Scott70, you forgot 5% Customs duty. And if the kegs arnt to AQIS cleanliness standards, then the whole lot will be quarantined for steam cleaning. it aint easy!

Wes.


----------



## MAH (22/3/05)

Import duty on sealable SS kegs is 5%. Don't forget that the GST is payable on the cost of the kegs, the import duty and the cost of transporting the kegs. Basically unless you can get at least a 20% discount on what an individual can pay, then a bulk order is not worth it, as most individual orders from the US avoid the import duty and GST. Considering that kegs are getting harder to come buy and these guys make good money selling to the public, you'll have a hard time getting a 20% discount. Now if you're trying to make a small profit (and fair enough if you're doing loads of leg work) you'll need an even bigger discount.

Yep, importing is a real pain in the arse!

PS Anyone want a Japanese import. 1992 Toyota Soarer GT Ltd, V8 4.2ltr, leather interior, fully optioned, 17" rims, 82000kms, only $18500.

Cheers
MAH


----------



## GMK (22/3/05)

does the car come with Aus rego and compliance plate...


----------



## MAH (22/3/05)

Hi GMK

It's fully complied and registered.

Cheers
MAH


----------



## warb (22/3/05)

id be keen on a 3 gal..


----------



## mchitiea (22/3/05)

A 20' container will hold approxiamately 900 5 gallon kegs, stacked loose, on their sides. (10 kegs accross, 12 keg rows high) Can't ship on wood pallets due to Australian restrictions and/or fumigation rules, AND shipping on pallets is a waste of space.


----------



## tonydav (23/3/05)

MAH said:


> Import duty on sealable SS kegs is 5%. Don't forget that the GST is payable on the cost of the kegs, the import duty and the cost of transporting the kegs.



As I understand it, if the goods were made in the US and it's certified by the shipping company you won't be levied customs due to the our free trade agreement with the US. (Has certainly made it a lot cheaper getting performance car parts from the US!)

Of course, the above should be verified with customs to be sure - I'm takin' no liability if it's wrong!!

tony


----------



## Keith_N (23/3/05)

$65 sounds good.
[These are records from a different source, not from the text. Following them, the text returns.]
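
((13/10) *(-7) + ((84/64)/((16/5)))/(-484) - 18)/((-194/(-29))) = -486895993/120186880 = -4.05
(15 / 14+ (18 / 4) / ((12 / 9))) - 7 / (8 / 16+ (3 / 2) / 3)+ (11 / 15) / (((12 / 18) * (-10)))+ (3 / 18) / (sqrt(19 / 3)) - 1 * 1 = -5129 / 1400+ sqrt(57) / 114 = -3.60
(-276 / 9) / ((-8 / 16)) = 184 / 3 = 61.33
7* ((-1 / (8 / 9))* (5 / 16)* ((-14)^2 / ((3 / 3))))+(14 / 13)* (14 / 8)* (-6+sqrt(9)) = -203007 / 416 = -488.00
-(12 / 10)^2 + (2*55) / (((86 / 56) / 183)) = 14089452 / 1075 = 13106.47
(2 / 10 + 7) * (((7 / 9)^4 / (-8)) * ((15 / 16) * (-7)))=16807 / 7776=2.16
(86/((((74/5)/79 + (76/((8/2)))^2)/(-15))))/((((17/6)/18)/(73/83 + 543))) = -12340.56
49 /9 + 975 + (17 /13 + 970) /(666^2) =69796035 /71188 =980.45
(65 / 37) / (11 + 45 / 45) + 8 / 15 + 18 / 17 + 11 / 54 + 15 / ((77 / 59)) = 351396539 / 26153820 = 13.44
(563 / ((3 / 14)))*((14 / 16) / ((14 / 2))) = 3941 / 12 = 328.42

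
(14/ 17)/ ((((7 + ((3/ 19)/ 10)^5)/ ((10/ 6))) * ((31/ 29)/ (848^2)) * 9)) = 361456257145088000000/ 24662688873157647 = 14656.00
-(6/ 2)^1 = -3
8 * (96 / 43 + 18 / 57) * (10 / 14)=83280 / 5719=14.56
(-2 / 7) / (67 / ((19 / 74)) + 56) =-19 / 21077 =-0.00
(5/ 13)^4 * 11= 0.24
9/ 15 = 3/ 5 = 0.60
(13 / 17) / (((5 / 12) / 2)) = 312 / 85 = 3.67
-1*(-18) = 18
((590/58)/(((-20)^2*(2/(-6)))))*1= -177/2320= -0.08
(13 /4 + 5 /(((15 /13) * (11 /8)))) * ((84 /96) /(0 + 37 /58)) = 171535 /19536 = 8.78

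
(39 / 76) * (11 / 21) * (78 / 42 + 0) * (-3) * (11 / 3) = -20449 / 3724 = -5.49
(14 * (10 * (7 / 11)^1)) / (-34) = -490 / 187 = -2.62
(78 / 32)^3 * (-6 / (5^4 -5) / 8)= -177957 / 10158080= -0.02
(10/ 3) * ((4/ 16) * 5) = 25/ 6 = 4.17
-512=-512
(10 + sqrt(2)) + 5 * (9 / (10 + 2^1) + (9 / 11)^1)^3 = sqrt(2) + 2494385 / 85184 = 30.70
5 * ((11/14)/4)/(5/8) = 11/7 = 1.57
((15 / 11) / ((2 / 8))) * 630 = 37800 / 11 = 3436.36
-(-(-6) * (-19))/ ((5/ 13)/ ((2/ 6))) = 494/ 5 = 98.80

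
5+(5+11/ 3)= 41/ 3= 13.67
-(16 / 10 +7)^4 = -3418801 / 625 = -5470.08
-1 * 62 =-62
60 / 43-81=-3423 / 43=-79.60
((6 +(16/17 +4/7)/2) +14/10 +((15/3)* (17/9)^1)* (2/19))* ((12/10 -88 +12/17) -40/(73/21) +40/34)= -185679370694/210442575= -882.33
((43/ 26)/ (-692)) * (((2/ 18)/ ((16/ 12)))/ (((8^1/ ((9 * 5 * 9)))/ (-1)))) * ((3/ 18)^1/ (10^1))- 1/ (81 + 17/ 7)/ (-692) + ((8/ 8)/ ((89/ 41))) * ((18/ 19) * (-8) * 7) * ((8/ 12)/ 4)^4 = -0.02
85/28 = 3.04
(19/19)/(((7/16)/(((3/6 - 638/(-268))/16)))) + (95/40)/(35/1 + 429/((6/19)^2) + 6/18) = 6705625/16273362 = 0.41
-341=-341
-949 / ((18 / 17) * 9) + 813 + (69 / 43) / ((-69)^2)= 114301751 / 160218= 713.41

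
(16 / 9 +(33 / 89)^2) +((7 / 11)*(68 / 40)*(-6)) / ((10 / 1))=49645177 / 39208950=1.27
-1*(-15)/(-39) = -5/13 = -0.38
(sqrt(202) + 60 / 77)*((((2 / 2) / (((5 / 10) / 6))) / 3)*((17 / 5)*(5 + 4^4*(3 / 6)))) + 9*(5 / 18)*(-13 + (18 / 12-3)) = 60421 / 44 + 9044*sqrt(202) / 5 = 27081.08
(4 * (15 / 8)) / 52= 15 / 104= 0.14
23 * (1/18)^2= 23/324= 0.07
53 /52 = 1.02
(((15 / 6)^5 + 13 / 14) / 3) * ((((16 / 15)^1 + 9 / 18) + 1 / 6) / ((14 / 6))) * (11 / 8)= 1052623 / 31360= 33.57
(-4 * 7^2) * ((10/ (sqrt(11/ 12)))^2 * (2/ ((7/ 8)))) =-537600/ 11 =-48872.73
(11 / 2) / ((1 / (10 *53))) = 2915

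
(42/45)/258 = 7/1935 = 0.00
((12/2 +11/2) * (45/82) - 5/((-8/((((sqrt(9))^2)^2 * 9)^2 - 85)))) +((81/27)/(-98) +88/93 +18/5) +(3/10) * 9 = 332111.03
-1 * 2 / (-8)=1 / 4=0.25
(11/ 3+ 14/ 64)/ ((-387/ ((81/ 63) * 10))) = -1865/ 14448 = -0.13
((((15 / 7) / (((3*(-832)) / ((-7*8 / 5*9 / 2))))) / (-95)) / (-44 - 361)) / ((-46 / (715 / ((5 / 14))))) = -0.00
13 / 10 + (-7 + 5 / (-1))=-107 / 10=-10.70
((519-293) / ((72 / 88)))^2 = 6180196 / 81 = 76298.72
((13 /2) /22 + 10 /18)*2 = 337 /198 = 1.70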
I just got 3 more @ $85 each, with new seals, pressure test etc and they have had a hot caustic wash + sterilized ready to fill. I tried to get some before Christmas, but they were no where to find, happens every year they say. If your container gets here around Oct you can clean up in the Christmas rush. How many of these kegs do you think you can fit into a container?


----------



## Wortgames (23/3/05)

I could go for half a dozen, plus a couple of 3 gals...


----------



## /// (24/3/05)

$65 is really cheap - and a container must have 2000 kegs??

///


----------



## Batz (24/3/05)

And to think I bought 12 kegs , $33.00 each per six ordered from keg systems

How long ago? Did not seem that long 8-9 years perhaps , oh that was delievered too !

Wish I had bought big mobs more

Batz


----------



## Ross (24/3/05)

& to think I bought approx 13,000 of them for $2 each & then shredded them!!!!

Life sucks....lol


----------



## bouncingcastle (29/3/05)

If you can do a reasonable price on the 3 gals i'de be interested. I'm just about to order a few from bd. Maybe even an extra 5 gal if i get the itch.


----------



## warrenlw63 (29/3/05)

This (I swear) is a true story, long before I'd ever dreamed of being a homebrewer.
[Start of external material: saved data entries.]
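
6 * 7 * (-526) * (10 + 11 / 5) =-1347612 / 5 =-269522.40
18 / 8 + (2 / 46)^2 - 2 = 0.25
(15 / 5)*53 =159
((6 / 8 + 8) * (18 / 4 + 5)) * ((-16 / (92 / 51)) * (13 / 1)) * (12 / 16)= -1322685 / 184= -7188.51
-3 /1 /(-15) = 1 /5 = 0.20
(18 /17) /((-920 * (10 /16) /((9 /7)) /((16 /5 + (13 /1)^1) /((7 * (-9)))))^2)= 118098 /337378015625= 0.00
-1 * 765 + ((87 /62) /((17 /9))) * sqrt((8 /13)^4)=-68108139 /89063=-764.72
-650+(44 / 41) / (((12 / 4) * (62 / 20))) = -2478010 / 3813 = -649.88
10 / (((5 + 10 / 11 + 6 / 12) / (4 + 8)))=880 / 47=18.72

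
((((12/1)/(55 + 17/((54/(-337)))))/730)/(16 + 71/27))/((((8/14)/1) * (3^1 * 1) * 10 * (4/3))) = -15309/20261544200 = -0.00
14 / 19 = 0.74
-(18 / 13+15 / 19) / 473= -537 / 116831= -0.00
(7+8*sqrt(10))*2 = 14+16*sqrt(10) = 64.60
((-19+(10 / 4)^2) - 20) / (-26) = 131 / 104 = 1.26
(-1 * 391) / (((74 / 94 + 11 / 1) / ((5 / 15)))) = -11.06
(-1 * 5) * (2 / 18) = -5 / 9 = -0.56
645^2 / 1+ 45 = 416070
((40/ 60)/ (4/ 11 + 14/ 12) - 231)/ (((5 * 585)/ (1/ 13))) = -23287/ 3840525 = -0.01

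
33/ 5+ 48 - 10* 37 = -1577/ 5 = -315.40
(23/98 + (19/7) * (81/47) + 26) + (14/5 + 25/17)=13774533/391510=35.18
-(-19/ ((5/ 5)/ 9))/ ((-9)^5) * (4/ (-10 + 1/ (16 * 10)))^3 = 4980736000/ 26823499006239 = 0.00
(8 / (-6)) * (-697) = 2788 / 3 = 929.33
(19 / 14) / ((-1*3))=-19 / 42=-0.45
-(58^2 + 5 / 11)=-37009 / 11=-3364.45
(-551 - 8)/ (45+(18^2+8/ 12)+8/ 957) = -534963/ 353779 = -1.51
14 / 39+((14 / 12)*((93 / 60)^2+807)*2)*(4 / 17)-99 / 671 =1798052411 / 4044300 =444.59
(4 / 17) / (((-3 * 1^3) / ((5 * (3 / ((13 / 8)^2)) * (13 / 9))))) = -1280 / 1989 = -0.64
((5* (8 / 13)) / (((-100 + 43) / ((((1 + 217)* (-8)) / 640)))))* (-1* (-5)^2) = -2725 / 741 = -3.68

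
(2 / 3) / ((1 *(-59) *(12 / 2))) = -1 / 531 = -0.00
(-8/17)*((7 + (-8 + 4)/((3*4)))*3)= -160/17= -9.41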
I was out of work after a trip around Oz in the late 1980's.

A mate of mine at the time was working as a private contractor for Schweppes. His job was to get pubs to opt out of Coke contracts for Schweppes ones. He then had to change the relevant postmix systems.

I worked for him for a month basically as a general dogsbody/labourer. At the time corny kegs were being phased out for the wine-cask type bag and box system.

I can still remember seing about 40-50 kegs (probably more at a guess) just sitting idle in his backyard. Basically Schweppes had no use for them and told him to just hang on to them.

Think they may have ended up down the tip.  

Oh for a bit of foresight.

Warren


----------



## johnno (29/3/05)

Ross said:


> & to think I bought approx 13,000 of them for $2 each & then shredded them!!!!
> 
> Life sucks....lol
> [post="50434"][/post]​




Wheres the "smily" for crying.
If you only knew, hey Ross.

cheers
johnno


----------



## Scotty (29/3/05)

I would love some kegs, especially 3 gallon ones. Are you going to have 3 gallon ones in the container. if yes how much would they be?


----------



## tonydav (3/4/05)

I'm definately interested in a few if you go ahead. If you'd be willing to do some bulk deals I think I'd probably buy about 10 or so at around $50-$55.

tony


----------



## gulflarger (4/4/05)

:chug: 

I could be interested in 4x 5gallon kegs. i dont seem to have enough kegs now that i also have coke on tap for my spirits.


gary


----------